# Robber Fly



## NateS (Jun 27, 2010)




----------



## camz (Jun 27, 2010)

Nates,

I'm a big fan as usual! How do you set up your flash on your macro shots?(ocf or on camera).


----------



## NateS (Jun 27, 2010)

camz said:


> Nates,
> 
> I'm a big fan as usual! How do you set up your flash on your macro shots?(ocf or on camera).



Thank you sir.  It is both and neither....lol.  It is technically "on-lens" mounted.  I have it mounted to the tripod collar of the Tamron 180mm.  I have a little bracket made plus a swivel on the hot shoe cord that lets me mount the flash on the tripod collar and gives me flexibility on the tilt angle (forward backward) of the flash.  Mounting to the tripod collar also gives me the flexibility to change the direction the flash comes from.  For example, I had the flash on the camera left for the first shot in this thread, but for the second shot, it gave me a set of eyes with no body due to the flash angle.  Using the tripod collar it took me about 3 seconds to swivel the flash to the far right side to make sure his body was lit well for the second shot.

Now that I have a D5000 as well, I will try to get some rig shots so you can see what my setup actually looks like.


----------



## Art Photographers (Jun 28, 2010)

Excellent!


----------



## camz (Jul 1, 2010)

NateS said:


> camz said:
> 
> 
> > Nates,
> ...


 
Thanks!


----------



## dak1b (Jul 4, 2010)

superb! :thumbup:


----------



## julz (Jul 4, 2010)

wow. stunning


----------



## R.D. (Jul 4, 2010)

holy smokes, that's a cool shot, er, two.. having a snack...

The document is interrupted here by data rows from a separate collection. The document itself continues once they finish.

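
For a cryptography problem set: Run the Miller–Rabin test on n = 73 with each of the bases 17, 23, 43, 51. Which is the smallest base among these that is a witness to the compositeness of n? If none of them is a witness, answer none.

n − 1 = 72 = 2^3 · 9, so s = 3 and d = 9.
Base 17: x_0 = 17^9 mod 73 = 63. x_0 is neither 1 nor 72, so continue squaring. x_1 = 63^2 mod 73 = 27. x_2 = 27^2 mod 73 = 72. x_2 ≡ −1, so 17 is not a witness.
Base 23: x_0 = 23^9 mod 73 = 46. x_0 is neither 1 nor 72, so continue squaring. x_1 = 46^2 mod 73 = 72. x_1 ≡ −1, so 23 is not a witness.
Base 43: x_0 = 43^9 mod 73 = 51. x_0 is neither 1 nor 72, so continue squaring. x_1 = 51^2 mod 73 = 46. x_2 = 46^2 mod 73 = 72. x_2 ≡ −1, so 43 is not a witness.
Base 51: x_0 = 51^9 mod 73 = 51. x_0 is neither 1 nor 72, so continue squaring. x_1 = 51^2 mod 73 = 46. x_2 = 46^2 mod 73 = 72. x_2 ≡ −1, so 51 is not a witness.
No listed base is a witness for 73.

none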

Would love to think I could get shots like that.. was that the sigma 70-300 macro?


----------



## NateS (Jul 4, 2010)

R.D. said:


> holy smokes, that's a cool shot, er, two.. having a snack...
> 
> Would love to think I could get shots like that.. was that the sigma 70-300 macro?



Thank you.  It was actually the Tamron 180mm f3.5 and 68mm of extension tubes.


----------